Fuzzy electricity math suggests that the 3 gig HVDC system between OR to CA is already insufficient to deal with electricity transfer from OR to CA in some instances, and therefore will be even less capable of dealing with electricity transfer of the additional wind generated electricity.
Transmission planning is no doubt being considered. Here's one take.
Siemens designed an Ultra HVDC Transmission System capable of transferring up to seven gigs of electricity.
So, if the Pacific DC intertie had the Siemens Ultra HVDC installed rather than the current system installed, it sounds as if the current problem would be solved, along with possibly solving potential future transmission glitches when the extra 3 gigs of wind power capacity comes online.
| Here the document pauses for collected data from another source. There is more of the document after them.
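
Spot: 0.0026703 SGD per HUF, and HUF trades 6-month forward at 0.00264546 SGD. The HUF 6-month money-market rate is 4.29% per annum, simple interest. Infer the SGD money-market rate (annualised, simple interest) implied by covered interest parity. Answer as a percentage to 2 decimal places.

2.39%

T = 6/12 years.
CIP gives F = S · g_SGD/g_HUF, so g_SGD/g_HUF = 0.00264546/0.0026703 = 0.9906977.
The HUF side grows by 1 + 0.0429×6/12 = 1.021450.
So the SGD growth factor = 1.0119482.
(1.0119482 − 1)/T = 0.023896, i.e. 2.39%.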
Someone (in a wind webinar about the 1:08 mark) suggested that if the BPA managed their load in 5 minute intervals rather than hourly intervals, they could improve their load balancing efficiencies. However, it did not appear that this approach would help in emergency situations, or address the issue of the next 3 gigs of wind power coming online.
Because the Pacifc DC transmission corridor already exists, the issue of eminent domain is moot with respect to upgrading the present transmission lines.
The older HVDC equipment be recycled and used for solar projects in the area.
No doubt alternatives to this proposal exist. It's offered as an example of a simple two step problem solving exercise.